By Aashutosh Mistry November 7, 2019
ptychographic perovskite
Ptychographic reconstruction of a perovskite sample of about 21 µm × 24 µm dimensions with a fine resolution close to 6.2 nm. Credit: Junjing Deng.

X-ray ptychography differs from more commonly known x-ray techniques that rely on attenuation in x-ray intensity to detect matter. In contrast, ptychography functions on diffraction of coherent x-rays. Diffraction patterns result from interference (i.e., superposition) of x-rays scattered by the structural features of the material under investigation. Accordingly, ptychography can provide information at much smaller dimensions than radiography. In principle, this diffraction imaging technique offers wavelength-limited resolution. However, in practice, spatial resolutions are also limited by inaccuracies while positioning the incident beam. Junjing Deng and his colleagues at Argonne National Laboratory have introduced an instrument called the Velociprobe to relax this limitation and advance ptychography imaging. They reported this design in a recent issue of the Review of Scientific Instruments.

Unlike the traditional ptychography, the Velociprobe provides continuous scanning with about two orders of magnitude improved positional accuracy down to a couple of nanometers (traditional ptychography performs “step scan” where the scanning stage is first moved and then scanned, while the Velociprobe scans as it moves). Such advanced spatial and temporal control is facilitated by (1) a granite stage for higher stiffness, thermal stability, and vibrational response; (2) laser interferometry for accurate position detection; and (3) a specialized control algorithm to interpret position data and effect adjustments without time lags. The name—Velociprobe—implies fast (velocity) measurements with x-rays as a probe.

The Velociprobe exhibits high spatial resolution down to the pixel size, as shown in the Figure where a LaFe0.3Co0.7O3 perovskite structure is imaged. As the x-rays used in the Velociprobe penetrate the sample, structural information is retrieved rather than just from the surface. For a given sample placement, the probe beam moves to scan an area (typically a raster-like motion), and then the sample is repositioned to image the adjoining portion. The resulting array of diffraction images are stitched to reconstruct the sample. For example, the perovskite structure shown in the Figure is composed of nine (3 × 3) scanning tiles. The continuous scanning allows entire imaging in 7 minutes (∼46 seconds for each tile).

The fast sampling opens the possibility of in situ and in operando imaging. Alternatively, three-dimensional ptychography also provides an interesting avenue. Deng says that the Velociprobe is also a proof-of-concept for technologies and techniques to be incorporated into an upgrade of the instruments used at the Advanced Photon Source, a synchrotron facility at the Argonne National Laboratory, such as the PtychoProbe. Orders-of-magnitude improvement in the x-ray flux from the soon-to-be upgraded synchrotron is anticipated.
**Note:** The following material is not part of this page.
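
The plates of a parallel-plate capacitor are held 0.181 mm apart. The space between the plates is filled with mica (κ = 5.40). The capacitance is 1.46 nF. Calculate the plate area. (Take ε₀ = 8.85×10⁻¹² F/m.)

A = Cd/(κε₀) = 1.46×10⁻⁹ × 1.81×10⁻⁴ / (5.40 × 8.85×10⁻¹²) = 5.53×10⁻³ m².

A ≈ 55.3 cm²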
Jeff Gelb from Sigray, Inc., an industrial developer of laboratory x-ray systems, says that coherent diffraction imaging techniques, such as ptychography, are the future of synchrotron x-ray imaging. Gelb, who was not involved in this study, says the lensless approaches represent a major breakthrough in overcoming the limits imposed by x-ray optics, and that researchers have only begun to scratch the surface of what is possible with coherent radiation.